J’ai toujours marché vite. D’aussi loin que je me souvienne, ça m’a toujours ennuyée de flâner. J’effectue des «dépassements» par la droite sur les trottoirs; et même quand, dans mon temps libre, je vais marcher en forêt, je double souvent les randonneurs. Pas par esprit de compétition, mais par désir de rentabilité.

C’est probablement pourquoi j’aime autant la course; je peux avaler des kilomètres en cinq minutes bien tassées et admirer le paysage en accéléré. Même quand je fais du sport, je suis d’une redoutable efficacité.

Et puis, l’an dernier, j’ai eu un accident de vélo. Clavicule cassée, commotion cérébrale. L’ambulance a roulé très vite jusqu’à l’hôpital, et je n’ai pas pu savourer ce privilège. Sur la civière, le temps était au ralenti. La semaine qui a suivi l’accident, je suis restée chez mes parents et je n’ai rien fait. Pas de lecture, pas de téléphone, pas de télé: il fallait que je laisse ma tête se reposer.

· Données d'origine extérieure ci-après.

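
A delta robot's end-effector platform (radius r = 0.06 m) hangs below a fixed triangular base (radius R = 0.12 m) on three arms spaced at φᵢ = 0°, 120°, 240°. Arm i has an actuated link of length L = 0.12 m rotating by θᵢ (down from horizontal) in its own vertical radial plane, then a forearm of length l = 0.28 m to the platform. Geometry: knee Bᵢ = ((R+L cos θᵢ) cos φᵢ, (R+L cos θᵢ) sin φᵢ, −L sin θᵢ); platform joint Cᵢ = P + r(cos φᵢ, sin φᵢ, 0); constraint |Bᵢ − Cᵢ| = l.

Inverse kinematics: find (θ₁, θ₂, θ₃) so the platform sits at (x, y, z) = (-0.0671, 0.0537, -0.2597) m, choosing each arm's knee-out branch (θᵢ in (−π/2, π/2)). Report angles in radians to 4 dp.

θ₁ = 0.7851, θ₂ = 0.0002, θ₃ = 0.5233

arm 1 (φ=0.0°): x'=-0.0671, y'=0.0537
  A=0.1271, B=-0.2597, C=(l²−L²−A²−y'²−z²)/(2L)=-0.0937
  √(A²+B²)=0.2891;  θ1 = -1.1157+1.9007 ≈ 0.7851
φ2=120.0° → target in arm frame (0.0801, 0.0313)
  e−x'=-0.0201;  (l²−L²−(e−x')²−y'²−z²)/2L = -0.0201
  γ=atan2(-0.2597,-0.0201)=-1.6479;  ψ=arccos(-0.0772)=1.6480;  θ2=γ+ψ≈0.0002
arm 3 (φ=240.0°): x'=-0.0130, y'=-0.0850
  e−x'=0.0730;  (l²−L²−(e−x')²−y'²−z²)/2L = -0.0666
  √(A²+B²)=0.2698;  θ3 = -1.2969+1.8203 ≈ 0.5233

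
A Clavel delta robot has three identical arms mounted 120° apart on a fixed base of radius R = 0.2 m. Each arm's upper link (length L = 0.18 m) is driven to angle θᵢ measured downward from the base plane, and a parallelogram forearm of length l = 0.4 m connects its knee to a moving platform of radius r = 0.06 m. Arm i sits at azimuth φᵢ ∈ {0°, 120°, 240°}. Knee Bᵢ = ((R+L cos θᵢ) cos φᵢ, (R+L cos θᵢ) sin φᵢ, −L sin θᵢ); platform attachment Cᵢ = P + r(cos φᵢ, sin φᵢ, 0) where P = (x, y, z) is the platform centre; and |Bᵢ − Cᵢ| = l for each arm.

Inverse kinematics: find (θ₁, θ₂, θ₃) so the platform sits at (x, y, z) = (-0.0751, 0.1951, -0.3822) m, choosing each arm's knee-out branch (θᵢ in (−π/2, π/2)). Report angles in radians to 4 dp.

arm 1 (φ=0.0°): x'=-0.0751, y'=0.1951
  A=0.2151, B=-0.3822, C=(l²−L²−A²−y'²−z²)/(2L)=-0.2856
  √(A²+B²)=0.4386;  θ1 = -1.0582+2.2799 ≈ 1.2217
rotate P by −φ2: (0.2065, -0.0325, -0.3822)
  A cos θ + B sin θ = C:  -0.0665·cos θ + -0.3822·sin θ = -0.0665
  √(A²+B²)=0.3879;  θ2 = -1.7431+1.7432 ≈ 0.0001
φ3=240.0° → target in arm frame (-0.1314, -0.1626)
  A=0.2714, B=-0.3822, C=(l²−L²−A²−y'²−z²)/(2L)=-0.3294
  γ=atan2(-0.3822,0.2714)=-0.9533;  ψ=arccos(-0.7026)=2.3499;  θ3=γ+ψ≈1.3966

θ₁ = 1.2217, θ₂ = 0.0001, θ₃ = 1.3966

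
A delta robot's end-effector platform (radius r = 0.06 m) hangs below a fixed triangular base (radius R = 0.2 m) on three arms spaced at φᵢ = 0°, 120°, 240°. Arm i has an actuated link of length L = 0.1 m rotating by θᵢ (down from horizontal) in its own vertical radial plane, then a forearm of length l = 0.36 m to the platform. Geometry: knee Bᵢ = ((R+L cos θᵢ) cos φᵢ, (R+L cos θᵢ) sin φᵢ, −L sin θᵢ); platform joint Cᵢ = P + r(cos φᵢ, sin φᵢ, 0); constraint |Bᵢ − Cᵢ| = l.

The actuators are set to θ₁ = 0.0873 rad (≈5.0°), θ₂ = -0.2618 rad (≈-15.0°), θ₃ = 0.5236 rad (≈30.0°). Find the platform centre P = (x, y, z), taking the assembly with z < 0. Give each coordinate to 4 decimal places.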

Pour la workaholic que je suis, c’était une première. En temps normal, la seule perspective de ne rien faire m’aurait semblé un châtiment suprême. Et pourtant, la tête dans la brume, cette situation me paraissait tout à fait logique. Quel était le but d’abattre autant de travail en une seule journée? À la seule pensée de mes semaines pleines à craquer, j’avais le vertige, et la vie que j’avais menée jusque-là me semblait relever de la science-fiction.

En revenant à Montréal, j’avais prévu manger avec une amie. On s’était donné rendez-vous au coin de la rue. Ce trajet, que je parcourais habituellement en 2 minutes, m’en a pris 15. Pas de musique dans les oreilles, pas de course, pas d’arrêt en chemin. Je me rendais à la pizzéria, point. Doucement.

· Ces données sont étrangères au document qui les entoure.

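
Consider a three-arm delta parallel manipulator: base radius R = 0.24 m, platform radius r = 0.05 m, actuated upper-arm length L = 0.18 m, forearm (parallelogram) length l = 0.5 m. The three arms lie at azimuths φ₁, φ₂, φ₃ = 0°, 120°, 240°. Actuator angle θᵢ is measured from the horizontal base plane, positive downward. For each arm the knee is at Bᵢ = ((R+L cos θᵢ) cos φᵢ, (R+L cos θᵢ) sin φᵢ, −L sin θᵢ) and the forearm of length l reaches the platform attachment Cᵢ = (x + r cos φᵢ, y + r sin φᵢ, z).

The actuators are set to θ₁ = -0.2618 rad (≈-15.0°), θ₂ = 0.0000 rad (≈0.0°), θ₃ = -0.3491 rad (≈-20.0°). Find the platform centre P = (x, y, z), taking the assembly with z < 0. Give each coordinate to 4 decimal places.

S1 = (0.3639·cos0.0°, 0.3639·sin0.0°, 0.0466) = (0.3639, 0.0000, 0.0466)
φ2=120.0°: virtual centre (-0.1850, 0.3204, 0.0000), radius l
φ3=240.0°: virtual centre (-0.1796, -0.3110, 0.0616), radius l
eliminate P² terms by subtracting sphere 1 from 2 and 3
linear system: -1.0977x+0.6409y = 0.0023−-0.0932z; -1.0869x+-0.6221y = -0.0018−0.0300z
det = 1.3794;  x = -0.0002+-0.0281z,  y = 0.0033+0.0973z
sphere 1 gives Az²+Bz+C=0 with A=1.0102, B=-0.0721, C=-0.1153;  B²−4AC=0.4710;  roots -0.3040, 0.3753;  negative root z = -0.3040
x = 0.0083, y = -0.0263

(0.0083, -0.0263, -0.3040)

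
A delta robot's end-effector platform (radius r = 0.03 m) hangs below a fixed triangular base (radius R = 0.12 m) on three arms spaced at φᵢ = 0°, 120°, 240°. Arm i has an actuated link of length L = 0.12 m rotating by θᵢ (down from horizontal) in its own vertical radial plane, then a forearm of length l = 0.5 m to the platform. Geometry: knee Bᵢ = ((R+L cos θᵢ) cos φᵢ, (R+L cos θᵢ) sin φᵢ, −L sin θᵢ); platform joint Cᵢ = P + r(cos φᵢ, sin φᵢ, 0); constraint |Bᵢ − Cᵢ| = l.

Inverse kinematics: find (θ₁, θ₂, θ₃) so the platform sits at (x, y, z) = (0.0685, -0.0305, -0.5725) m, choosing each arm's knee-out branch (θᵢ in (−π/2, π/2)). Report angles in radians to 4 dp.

θ₁ = 0.7858, θ₂ = 1.2224, θ₃ = 1.0476

arm 1 (φ=0.0°): x'=0.0685, y'=-0.0305
  A cos θ + B sin θ = C:  0.0215·cos θ + -0.5725·sin θ = -0.3898
  γ=atan2(-0.5725,0.0215)=-1.5333;  ψ=arccos(-0.6804)=2.3191;  θ1=γ+ψ≈0.7858
arm 2 (φ=120.0°): x'=-0.0607, y'=-0.0441
  A=0.1507, B=-0.5725, C=(l²−L²−A²−y'²−z²)/(2L)=-0.4867
  θ2 = atan2(B,A) + arccos(C/0.5920) = 1.2224
φ3=240.0° → target in arm frame (-0.0078, 0.0746)
  A=0.0978, B=-0.5725, C=(l²−L²−A²−y'²−z²)/(2L)=-0.4470
  θ3 = atan2(B,A) + arccos(C/0.5808) = 1.0476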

En croisant mes semblables, à la course, le téléphone à l’oreille, des paquets et des sacs plein les bras, je me disais: «Mais qu’est-ce qu’ils ont tous à courir? C’est de ça que j’ai l’air normalement? Quelle horreur!» Je me suis fait la promesse de ralentir le pas lorsque je serais remise sur pied. Pour de vrai. Arrêter de m’essouffler dans tous les sens et prendre le temps de marcher.

Puis, la vie a repris son cours. Mes projets accusaient du retard, et j’ai regagné ma vitesse de croisière, toujours au même rythme fou, avec quelques bobos en plus, rappel inéluctable de ma chute et de mes promesses silencieuses. «Quand ce sera fini, je ralentis pour de vrai», me répétais-je.

La vérité, c’est que je suis guérie, et que j’ai toujours cette curiosité et cette soif de projets perpétuelles que je n’arrive pas à étancher. Mes semaines débordent encore, mais maintenant, entre mes pérégrinations et mes mille et un projets, je ralentis. Quand je marche pour aller faire les courses, je laisse mon télé- phone dans mes poches. J’observe les gens, les arbres, les maisons. Je respire profondément et, pour un instant, j’arrête de courir.